Merchant Taylors is a very good school. Some of ds's friends went there and everyone was saying how they were going to the best school in the country (!). If ds decides he wants to go to day school it will be on our list.

joanbyers · 09/11/2012 14:11

We're quite interested in Merchant Taylors, but we're not close so would have to move.

It's quite a reasonable area to live in though, reasonable house prices, tubes, the right kind of diversity.

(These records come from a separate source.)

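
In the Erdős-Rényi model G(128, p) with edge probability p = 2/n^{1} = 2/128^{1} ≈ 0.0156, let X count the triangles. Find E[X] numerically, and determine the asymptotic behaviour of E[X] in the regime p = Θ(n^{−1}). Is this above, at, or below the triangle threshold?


Number of potential triangles: C(128, 3) = 341376.
Each occurs with probability p³ ≈ (0.0156)³ ≈ 3.81470e-06.
By linearity: E[X] = C(128, 3)·p³ ≈ 341376 · 3.81470e-06 ≈ 1.302.
Here α = 1, so p = 2/n is exactly at the triangle threshold p ~ 1/n. Asymptotically E[X] → c³/6 = 2³/6 = 4/3 ≈ 1.333, a bounded constant. In this regime the triangle count is asymptotically Poisson(c³/6).

E[X] ≈ 1.302; in regime p = Θ(1/n^{1}) E[X] stays bounded (at the triangle threshold p ~ 1/n).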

Have fond memories of Ruislip Lido.

joanbyers · 09/11/2012 14:37

BTW, on the subject of old-fashioned diets, this is the menu at Rules:

www.rules.co.uk/menus/

IMO that's pretty much what we all should be eating, although quite how they can charge £22.95 PER PERSON for a single pheasant that can't cost more than a fiver is beyond me.

Puppypanic · 09/11/2012 14:56

amillionyears. No lacrosse there thank the Lord!!!

Uniforms are passable thankfully, no it's more sneering I think at the supposed exclusivity of it. Makes me laugh though because I was in a small village school before that which was 100% white and very middle class whereas as this school is far more ethnically diverse so god knows what they're on about but I just smile and nod.

They laugh at the big cars (not mine as it is the polar opposite of most of them, I park over with the staff and care not a jot Grin!) and the poncey parents although most of the parents are just harrassed mothers and fathers worrying about lots of things we all worry about, they choose not to see them though of course as they don't make such good sport.

I'm alright with it, you make your choices, don't carp on about them and don't sneer or criticise others - seems to me the best way.

Xenia · 09/11/2012 16:05

Yes, how we ate - meat and veg etc is what we're made to eat, not what most people now eat so I'm sure the Rules menu is pretty good. I would go with oysters too - I eat a lot of sea food. I bought some seaweed fresh but that was a bit complex to get delivered. I think it came from Scotland. Very good stuff. I now hvae a vision of myself 40,000 years BC or may be even when this mammoth was roaming the earth 50,00 to 200,000 years ago www.independent.co.uk/news/science/archaeology/news/a-mammoth-find-in-france-provides-evidence-of-a-savage-demise-8298524.html in my fur bikini on the shore line eating sea weed and fresh sea food in the sun.

I think this mammoth was attacked by our ancestors. I expect they would have eaten every bit of him from top to toe. We probably had fire then too so I expect we cooked and ate the meat.